By Jerry Cornfield Herald Writer
OLYMPIA — Lawmakers want to end a practice of paying some state ferry workers for their travel to and from terminals, a benefit that netted one deckhand nearly $73,000 in 2009.
On Friday, the House of Representatives overwhelmingly passed a bill to give the governor a stronger hand to negotiate benefits that would be less generous and more in line with other state employee unions.
Two days earlier, the Senate acted on another bill that goes further by singling out for elimination a perk that provides workers free ferry passage even after their employment ends.
Lawmakers have been aware of these benefits for a while. They were motivated to act this week out of concern of public backlash over the news that Washington State Ferries paid nearly $6.4 million in reimbursements to 700 of its 1,700 workers last year.
Topping the list is one relief deckhand who received $72,950 in travel reimbursements alone, which was $13,000 more than his yearly salary. Twenty-five other employees collected more than $30,000 apiece, including a relief master earning $118,000 to steer vessels safely into port who amassed $40,634 in expenses, according to records obtained by The Herald.
“We have a lot of fine workers. But a lot of us have known for a long time there has been some abuses,” said Sen. Mary Margaret Haugen, D-Camano Island, sponsor of the Senate legislation. “We can’t afford to keep paying this.”
As for the lifetime pass for free ferry rides, she said, “It might have been appropriate at one time, and we can’t take it away from those who have it now, but you don’t have to keep giving it.”
Gordon Baxter, a maritime labor lobbyist who represents unions covering the majority of ferry system employees, said that perk is used on a space-available basis only. Reimbursements are going to workers whose presence is required on a vessel, he said.
“This is not a lot of thieving by employees and mismanagement by the system. There are good reasons for the numbers on those reports,” he said.
Baxter said workers understand lawmakers’ concerns and why they view this as a potential source of savings.
“We want the system to save money and operate efficiently. We are trying to do our part without taking a major hit to our members,” he said.
This practice dates back to when the state took control of the ferry system from the Black Ball company in 1951.

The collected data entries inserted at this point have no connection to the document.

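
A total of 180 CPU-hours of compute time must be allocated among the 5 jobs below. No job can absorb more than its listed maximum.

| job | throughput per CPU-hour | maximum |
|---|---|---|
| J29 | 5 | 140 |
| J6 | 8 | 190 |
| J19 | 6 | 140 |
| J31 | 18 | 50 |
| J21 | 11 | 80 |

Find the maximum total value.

Order the jobs by throughput per CPU-hour: J31 18 > J21 11 > J6 8 > J19 6 > J29 5.
Give J31 50 to hit its cap of 50 — 130 left.
J21: +80 to 80 (cap) — 50 left.
J6: +50 (room for 190) → 50. Pool exhausted.
Total = 8×50 + 18×50 + 11×80 = 2180.

2180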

Employees who work on the vessels are assigned a homeport, such as Mukilteo, and are paid for the time they spend driving to a different terminal, such as Edmonds, for a shift. The mileage reimbursement rate is 55 cents a mile.
Engineers are assigned to a ferry, and if the vessel is moved to serve a different route for any reason, the engineer stays with the boat. This can lead to some reimbursements.
Under contracts with the Inlandboatmen’s Union and Masters, Mates &Pilots, members are paid for mileage and the time they spend driving. The distance between terminals and the travel time from one port to another are fixed and included in the collective bargaining agreements, according to ferry spokeswoman Marta Coursey.
The largest chunk of money paid out in reimbursements is going to relief workers who are primarily deckhands, pilots and engine room personnel dispatched to fill a shift on short notice. Relief workers under the Inlandboatmen’s Union do not have standing routes and choose shifts based on seniority.
Some can deliberately select a job far from their home — even when there may be a less senior relief worker who lives closer. Some less senior employees can get the worst shifts far from home. In either event, this can add up.
“There are some employees who have historically chosen work schedules that result in significant travel time and mileage pay,” Coursey wrote in an e-mail. “This was a compensation element that employees secured in arbitration and it is a major issue in our current contract discussions.”
Secretary of Transportation Paula Hammond stressed that the $6.4 million in 2009 was out of a $215 million operating budget. Moreover, she said, the figure is historically high because of a greater moving around of vessels on routes and because the closure of the Hood Canal Bridge forced some employees to make much longer trips to work.
The bills provide useful “tools” to improve the efficiency and reduce the costs of the ferry system, said Viet Shelton, spokesman for Gov. Chris Gregoire.
He declined to comment on whether the governor is concerned about the large sums of reimbursements and free ferry perks.
“We’ve got to try to reduce costs in all aspects of the operation and this is included,” he said.